Seasonality aspiration

By identifying peaks and troughs and collaborating across sectors we hope to promote greater access to a range of flexible, secure, and stable opportunities that individuals/whānau can tailor to suit their needs. Due to the contract/piecemeal nature of the work, there is the potential for risk to worker conditions, and an accompanying aim will be to support sectors/ employers to mitigate this risk and combat work exploitation [12].

Seasonality actions

Undertake research to build a complete picture of the seasonality patterns across Bay of Plenty (including migrant workers) to confirm if under-employment is an opportunity area [13].
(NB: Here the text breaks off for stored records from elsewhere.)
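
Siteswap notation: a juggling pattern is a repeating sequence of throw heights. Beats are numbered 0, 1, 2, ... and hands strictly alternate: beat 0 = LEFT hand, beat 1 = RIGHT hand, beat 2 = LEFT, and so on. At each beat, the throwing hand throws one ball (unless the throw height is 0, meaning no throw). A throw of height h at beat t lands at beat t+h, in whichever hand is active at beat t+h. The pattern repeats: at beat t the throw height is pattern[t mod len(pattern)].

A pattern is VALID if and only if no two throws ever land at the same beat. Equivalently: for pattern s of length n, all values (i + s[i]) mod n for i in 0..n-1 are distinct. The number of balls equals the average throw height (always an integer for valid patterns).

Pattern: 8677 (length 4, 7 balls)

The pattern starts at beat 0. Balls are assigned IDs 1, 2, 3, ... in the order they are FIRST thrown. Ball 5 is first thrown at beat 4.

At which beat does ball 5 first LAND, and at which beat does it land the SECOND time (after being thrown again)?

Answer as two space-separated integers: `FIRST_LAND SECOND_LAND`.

Answer: 12 20

Derivation:
Beat 0 (L): throw ball1 h=8 -> lands@8:L; in-air after throw: [b1@8:L]
Beat 1 (R): throw ball2 h=6 -> lands@7:R; in-air after throw: [b2@7:R b1@8:L]
Beat 2 (L): throw ball3 h=7 -> lands@9:R; in-air after throw: [b2@7:R b1@8:L b3@9:R]
Beat 3 (R): throw ball4 h=7 -> lands@10:L; in-air after throw: [b2@7:R b1@8:L b3@9:R b4@10:L]
Beat 4 (L): throw ball5 h=8 -> lands@12:L; in-air after throw: [b2@7:R b1@8:L b3@9:R b4@10:L b5@12:L]
Beat 5 (R): throw ball6 h=6 -> lands@11:R; in-air after throw: [b2@7:R b1@8:L b3@9:R b4@10:L b6@11:R b5@12:L]
Beat 6 (L): throw ball7 h=7 -> lands@13:R; in-air after throw: [b2@7:R b1@8:L b3@9:R b4@10:L b6@11:R b5@12:L b7@13:R]
Beat 7 (R): throw ball2 h=7 -> lands@14:L; in-air after throw: [b1@8:L b3@9:R b4@10:L b6@11:R b5@12:L b7@13:R b2@14:L]
Beat 8 (L): throw ball1 h=8 -> lands@16:L; in-air after throw: [b3@9:R b4@10:L b6@11:R b5@12:L b7@13:R b2@14:L b1@16:L]
Beat 9 (R): throw ball3 h=6 -> lands@15:R; in-air after throw: [b4@10:L b6@11:R b5@12:L b7@13:R b2@14:L b3@15:R b1@16:L]
Beat 10 (L): throw ball4 h=7 -> lands@17:R; in-air after throw: [b6@11:R b5@12:L b7@13:R b2@14:L b3@15:R b1@16:L b4@17:R]
Beat 11 (R): throw ball6 h=7 -> lands@18:L; in-air after throw: [b5@12:L b7@13:R b2@14:L b3@15:R b1@16:L b4@17:R b6@18:L]
Beat 12 (L): throw ball5 h=8 -> lands@20:L; in-air after throw: [b7@13:R b2@14:L b3@15:R b1@16:L b4@17:R b6@18:L b5@20:L]
Beat 13 (R): throw ball7 h=6 -> lands@19:R; in-air after throw: [b2@14:L b3@15:R b1@16:L b4@17:R b6@18:L b7@19:R b5@20:L]
Beat 14 (L): throw ball2 h=7 -> lands@21:R; in-air after throw: [b3@15:R b1@16:L b4@17:R b6@18:L b7@19:R b5@20:L b2@21:R]
Beat 15 (R): throw ball3 h=7 -> lands@22:L; in-air after throw: [b1@16:L b4@17:R b6@18:L b7@19:R b5@20:L b2@21:R b3@22:L]
Beat 16 (L): throw ball1 h=8 -> lands@24:L; in-air after throw: [b4@17:R b6@18:L b7@19:R b5@20:L b2@21:R b3@22:L b1@24:L]
Beat 17 (R): throw ball4 h=6 -> lands@23:R; in-air after throw: [b6@18:L b7@19:R b5@20:L b2@21:R b3@22:L b4@23:R b1@24:L]
Beat 18 (L): throw ball6 h=7 -> lands@25:R; in-air after throw: [b7@19:R b5@20:L b2@21:R b3@22:L b4@23:R b1@24:L b6@25:R]
Beat 19 (R): throw ball7 h=7 -> lands@26:L; in-air after throw: [b5@20:L b2@21:R b3@22:L b4@23:R b1@24:L b6@25:R b7@26:L]
Beat 20 (L): throw ball5 h=8 -> lands@28:L; in-air after throw: [b2@21:R b3@22:L b4@23:R b1@24:L b6@25:R b7@26:L b5@28:L]
Ball 5: thrown@4 h=8 -> first land @12; rethrown@12 h=8 -> second land @20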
One potential way to confirm if there are unnecessary barriers to optimal use of skills is to look into the recent example of Cyclone Gabrielle and how migrant skills were leveraged to alleviate pressure on the horticulture sector. The RSLG is aware that the RSE scheme is being looked at around learnings to better use this type of scheme to alleviate workforce pressure and will seek to support this process [14].

New Recommendation

As part of the research action noted above, the RSLG will work to gain a clearer current understanding of how immigration is performing cross-regionally and cross-industry via data insights, sector engagement (including collation of regional plans/strategies). Use analysis to produce actionable insights to then advocate for policy that supports balanced and targeted immigration outcomes for the region.